Being closely involved with so many people who were ill and who have died has made me learn not to take any part of life for granted. I no longer assume that I have enough time to do everything I want to do; the preciousness and fragility of life are much more apparent now. My priorities also have shifted so that I increasingly savor my relationships with friends and loved ones on a daily basis. I no longer shy away from telling a friend, family member, or my lover that I love them or that I appreciate something specific about them.
The potential for burnout in AIDS service providers is a serious reality. My experience is that burnout happens largely when people ignore their feelings. Thus I share in this chapter what it is like for me to do this work, in the hope that other therapists doing similar work will find it helpful to read about my struggles. The challenge remains how do we sustain ourselves and each other for this reality: AIDS will likely be with us for the rest of our professional lives.

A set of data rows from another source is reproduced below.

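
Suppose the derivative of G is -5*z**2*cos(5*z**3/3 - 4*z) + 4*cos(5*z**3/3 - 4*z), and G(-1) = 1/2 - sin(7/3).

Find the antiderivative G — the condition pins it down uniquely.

G(z) = 1/2 - sin(5*z**3/3 - 4*z)

The substitution u = 5*z**3/3 - 4*z works: G'(z) is exactly (dG/du)*(du/dz) for that inner function.
A general antiderivative is -sin(5*z**3/3 - 4*z) + C.
The condition gives C = 1/2 - sin(7/3) - (-sin(7/3)) = 1/2.
So G(z) = 1/2 - sin(5*z**3/3 - 4*z).
Check: d/dz[1/2 - sin(5*z**3/3 - 4*z)] = -5*z**2*cos(5*z**3/3 - 4*z) + 4*cos(5*z**3/3 - 4*z) = G'(z).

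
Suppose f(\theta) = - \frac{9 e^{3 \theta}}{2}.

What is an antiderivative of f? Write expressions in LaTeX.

An antiderivative is F(\theta) = - \frac{3 e^{3 \theta}}{2}.

Recover f(\theta) by differentiating a candidate F(\theta); any mismatch rules it out.
Check: d/d\theta[- \frac{3 e^{3 \theta}}{2}] = - \frac{9 e^{3 \theta}}{2} = f(\theta).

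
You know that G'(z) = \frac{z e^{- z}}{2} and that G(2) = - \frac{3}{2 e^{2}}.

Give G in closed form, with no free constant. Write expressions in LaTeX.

G(z) = \frac{\left(- z - 1\right) e^{- z}}{2}

Recognize the product-rule pattern: G'(z) = u'v + uv' with u = - \frac{z}{2} - \frac{1}{2}, v = e^{- z}, so integration by parts undoes it.
A general antiderivative is \frac{\left(- z - 1\right) e^{- z}}{2} + C.
The condition gives C = - \frac{3}{2 e^{2}} - (- \frac{3}{2 e^{2}}) = 0.
So G(z) = \frac{\left(- z - 1\right) e^{- z}}{2}.
Check: d/dz[\frac{\left(- z - 1\right) e^{- z}}{2}] = \frac{z e^{- z}}{2} = G'(z).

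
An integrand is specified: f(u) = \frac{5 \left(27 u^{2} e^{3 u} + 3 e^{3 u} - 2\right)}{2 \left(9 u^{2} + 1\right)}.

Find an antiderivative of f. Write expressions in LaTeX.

An antiderivative is F(u) = \frac{5 e^{3 u}}{2} - \frac{5 \operatorname{atan}{\left(3 u \right)}}{3}.

Any candidate F(u) must reproduce f(u) exactly when differentiated.
Check: d/du[\frac{5 e^{3 u}}{2} - \frac{5 \operatorname{atan}{\left(3 u \right)}}{3}] = \frac{135 u^{2} e^{3 u} + 15 e^{3 u} - 10}{18 u^{2} + 2}, which equals f(u).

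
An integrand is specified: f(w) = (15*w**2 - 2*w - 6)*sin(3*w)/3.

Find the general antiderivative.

An antiderivative F(w) passes only if d/dw[F] lands on f(w) exactly.
Check: d/dw[(-45*w**2*cos(3*w) + 30*w*sin(3*w) + 6*w*cos(3*w) - 2*sin(3*w) + 28*cos(3*w))/27] = 5*w**2*sin(3*w) - 2*w*sin(3*w)/3 - 2*sin(3*w), which equals f(w).

F(w) = (-45*w**2*cos(3*w) + 30*w*sin(3*w) + 6*w*cos(3*w) - 2*sin(3*w) + 28*cos(3*w))/27 + C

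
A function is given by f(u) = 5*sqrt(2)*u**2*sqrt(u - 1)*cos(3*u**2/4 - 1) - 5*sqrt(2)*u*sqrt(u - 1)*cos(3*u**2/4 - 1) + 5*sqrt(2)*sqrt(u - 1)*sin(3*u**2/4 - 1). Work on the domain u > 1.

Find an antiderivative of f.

Recognize the product-rule pattern: f = v'r + vr' with v = 5*(2*u - 2)**(3/2)/3, r = sin(3*u**2/4 - 1), so integration by parts undoes it.
Check: d/du[5*(2*u - 2)**(3/2)*sin(3*u**2/4 - 1)/3] = 5*sqrt(2)*u**2*sqrt(u - 1)*cos(3*u**2/4 - 1) - 5*sqrt(2)*u*sqrt(u - 1)*cos(3*u**2/4 - 1) + 5*sqrt(2)*sqrt(u - 1)*sin(3*u**2/4 - 1) = f(u).

An antiderivative is F(u) = 5*(2*u - 2)**(3/2)*sin(3*u**2/4 - 1)/3.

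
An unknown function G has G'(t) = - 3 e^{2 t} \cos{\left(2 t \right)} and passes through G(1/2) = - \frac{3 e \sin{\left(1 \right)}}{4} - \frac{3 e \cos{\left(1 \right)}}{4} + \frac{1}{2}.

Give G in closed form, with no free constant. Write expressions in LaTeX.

A first test for any G(t): its t-derivative must equal the given G'(t).
A general antiderivative is - \frac{3 e^{2 t} \sin{\left(2 t \right)}}{4} - \frac{3 e^{2 t} \cos{\left(2 t \right)}}{4} + C.
The condition gives C = - \frac{3 e \sin{\left(1 \right)}}{4} - \frac{3 e \cos{\left(1 \right)}}{4} + \frac{1}{2} - (- \frac{3 e \sin{\left(1 \right)}}{4} - \frac{3 e \cos{\left(1 \right)}}{4}) = \frac{1}{2}.
So G(t) = \frac{- 3 e^{2 t} \sin{\left(2 t \right)} - 3 e^{2 t} \cos{\left(2 t \right)} + 2}{4}.
Check: d/dt[\frac{- 3 e^{2 t} \sin{\left(2 t \right)} - 3 e^{2 t} \cos{\left(2 t \right)} + 2}{4}] = - 3 e^{2 t} \cos{\left(2 t \right)} = G'(t).

G(t) = \frac{- 3 e^{2 t} \sin{\left(2 t \right)} - 3 e^{2 t} \cos{\left(2 t \right)} + 2}{4}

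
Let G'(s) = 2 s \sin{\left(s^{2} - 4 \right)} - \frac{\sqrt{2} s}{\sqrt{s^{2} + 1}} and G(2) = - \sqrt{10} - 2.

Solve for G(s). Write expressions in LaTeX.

G(s) = - \sqrt{2} \sqrt{s^{2} + 1} - \cos{\left(s^{2} - 4 \right)} - 1

Integrate term by term and add the pieces.
A general antiderivative is - \sqrt{2 s^{2} + 2} - \cos{\left(s^{2} - 4 \right)} + C.
The condition gives C = - \sqrt{10} - 2 - (- \sqrt{10} - 1) = -1.
So G(s) = - \sqrt{2} \sqrt{s^{2} + 1} - \cos{\left(s^{2} - 4 \right)} - 1.
Check: d/ds[- \sqrt{2} \sqrt{s^{2} + 1} - \cos{\left(s^{2} - 4 \right)} - 1] = \frac{2 s \sqrt{s^{2} + 1} \sin{\left(s^{2} - 4 \right)} - \sqrt{2} s}{\sqrt{s^{2} + 1}}, which equals G'(s).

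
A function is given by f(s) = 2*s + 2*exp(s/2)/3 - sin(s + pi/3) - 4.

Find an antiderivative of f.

An antiderivative is F(s) = (3*s**2 - 12*s + 4*exp(s/2) + 3*cos(s + pi/3) - 3)/3.

The integrand splits into summands that can be handled one at a time.
Check: d/ds[(3*s**2 - 12*s + 4*exp(s/2) + 3*cos(s + pi/3) - 3)/3] = 2*s + 2*exp(s/2)/3 - sin(s + pi/3) - 4 = f(s).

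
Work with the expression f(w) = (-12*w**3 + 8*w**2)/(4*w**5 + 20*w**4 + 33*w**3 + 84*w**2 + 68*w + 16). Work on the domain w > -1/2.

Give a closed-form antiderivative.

An antiderivative is F(w) = 2*(-1460*(2*w + 1)*log(w + 1/2) + 4624*(2*w + 1)*log(w + 4) - 1582*(2*w + 1)*log(w**2 + 4) + 1148*(2*w + 1)*atan(w/2) - 595)/(10115*(2*w + 1)).

The denominator factors as (w + 4)*(2*w + 1)**2*(w**2 + 4); partial fractions split f into directly integrable pieces: -8*(113*w - 82)/(1445*(w**2 + 4)) - 1168/(2023*(2*w + 1)) + 4/(17*(2*w + 1)**2) + 32/(35*(w + 4)).
Check: d/dw[2*(-1460*(2*w + 1)*log(w + 1/2) + 4624*(2*w + 1)*log(w + 4) - 1582*(2*w + 1)*log(w**2 + 4) + 1148*(2*w + 1)*atan(w/2) - 595)/(10115*(2*w + 1))] = (-12*w**3 + 8*w**2)/(4*w**5 + 20*w**4 + 33*w**3 + 84*w**2 + 68*w + 16) = f(w).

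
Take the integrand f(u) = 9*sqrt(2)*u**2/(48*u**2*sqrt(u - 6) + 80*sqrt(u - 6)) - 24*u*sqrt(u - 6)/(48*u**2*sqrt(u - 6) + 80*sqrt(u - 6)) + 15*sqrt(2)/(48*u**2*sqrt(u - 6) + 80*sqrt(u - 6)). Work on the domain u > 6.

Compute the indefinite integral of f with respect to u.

Integrate term by term and add the pieces.
Check: d/du[3*sqrt(u/2 - 3)/4 - log(u**2 + 5/3)/4] = (9*sqrt(2)*u**2 - 24*u*sqrt(u - 6) + 15*sqrt(2))/(48*u**2*sqrt(u - 6) + 80*sqrt(u - 6)), which equals f(u).

F(u) = 3*sqrt(u/2 - 3)/4 - log(u**2 + 5/3)/4 + C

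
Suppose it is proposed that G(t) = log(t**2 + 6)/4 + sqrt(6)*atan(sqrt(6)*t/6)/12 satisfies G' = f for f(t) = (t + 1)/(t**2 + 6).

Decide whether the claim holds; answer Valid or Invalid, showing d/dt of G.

d/dt[G] = (t + 1)/(2*t**2 + 12)
d/dt[G] - f(t) = (-t - 1)/(2*t**2 + 12) != 0.

Invalid: d/dt[G] - f = (-t - 1)/(2*t**2 + 12), which is not 0.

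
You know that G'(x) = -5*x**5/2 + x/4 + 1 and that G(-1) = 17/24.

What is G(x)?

G(x) = -5*x**6/12 + x**2/8 + x + 2

Integrate term by term and add the pieces.
A general antiderivative is -5*x**6/12 + x**2/8 + x + C.
The condition gives C = 17/24 - (-31/24) = 2.
So G(x) = -5*x**6/12 + x**2/8 + x + 2.
Check: d/dx[-5*x**6/12 + x**2/8 + x + 2] = -5*x**5/2 + x/4 + 1 = G'(x).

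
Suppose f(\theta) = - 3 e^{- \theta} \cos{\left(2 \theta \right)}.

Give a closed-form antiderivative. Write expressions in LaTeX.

A first test for any F(\theta): its \theta-derivative must equal f(\theta) identically.
Check: d/d\theta[- \frac{6 e^{- \theta} \sin{\left(2 \theta \right)}}{5} + \frac{3 e^{- \theta} \cos{\left(2 \theta \right)}}{5}] = - 3 e^{- \theta} \cos{\left(2 \theta \right)} = f(\theta).

An antiderivative is F(\theta) = - \frac{6 e^{- \theta} \sin{\left(2 \theta \right)}}{5} + \frac{3 e^{- \theta} \cos{\left(2 \theta \right)}}{5}.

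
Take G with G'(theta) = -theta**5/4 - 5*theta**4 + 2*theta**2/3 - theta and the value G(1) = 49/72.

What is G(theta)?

The integrand splits into summands that can be handled one at a time.
A general antiderivative is -theta**6/24 - theta**5 + 2*theta**3/9 - theta**2/2 + C.
The condition gives C = 49/72 - (-95/72) = 2.
So G(theta) = -(3*theta**6 + 72*theta**5 - 16*theta**3 + 36*theta**2 - 144)/72.
Check: d/dtheta[-(3*theta**6 + 72*theta**5 - 16*theta**3 + 36*theta**2 - 144)/72] = -theta**5/4 - 5*theta**4 + 2*theta**2/3 - theta = G'(theta).

G(theta) = -(3*theta**6 + 72*theta**5 - 16*theta**3 + 36*theta**2 - 144)/72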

It would not have been possible for me to live through all of this, without losing whatever “serenity” I had, if I had not been in my own active psychotherapy and supervision with a remarkable woman who has been my professional mentor for the past 15 years. In addition, for five years, in the early to mid 1980s, I attended a support group for health care professionals who were working in AIDS. We met regularly and provided ourselves with a “safe space” to ascertain what each needed in order to continue to do this draining, yet exhilarating work.
It has become increasingly clear to me from supervising therapists working in AIDS, and facilitating support groups for AIDS professionals, that the only way any of us are able to continue to expend the prodigious amounts of energy demanded by this work, is when we are able to feed and nurture our many needs as individuals. When I ask the professionals I work with what they do to “feed” themselves, they often look at me as if I were crazy. I have been told on more than one occasion, “I don’t have time to do my work, have a life, and take care of my own needs as well.” This is a poignant conflict. Similarly, a large part of my work with care-partners of people with AIDS is to encourage them to take time for themselves and to give themselves much-needed breaks from their routine. I am amazed at how resistant both colleagues and clients are to the notion of building in time for play and fun in the midst of the horror.
I find that my work in AIDS, and living surrounded by AIDS, for the past 12 years has increased my appreciation for and my capacity to enjoy the richness of life. While of course tremendously saddened, instead of finding myself drained, I am increasingly nourished and inspired by working with people living with HIV and AIDS, as devastating as it is. The inspiration comes from their courage.
As a gay man living in the midst of a community ravished by AIDS, the issues I’ve discussed have an obvious immediacy and urgency to me personally as well as professionally. While the content of this discussion has been living and practicing psychotherapy in the face of a particular plague, I think that the dynamics are universally relevant to all therapists. Which of us has not had to face our own fears and losses, or grapple with our own mortality? This is the core of human pain and triumph. How we manage these issues defines our personhood. How we help our patients manage these issues defines us as therapists.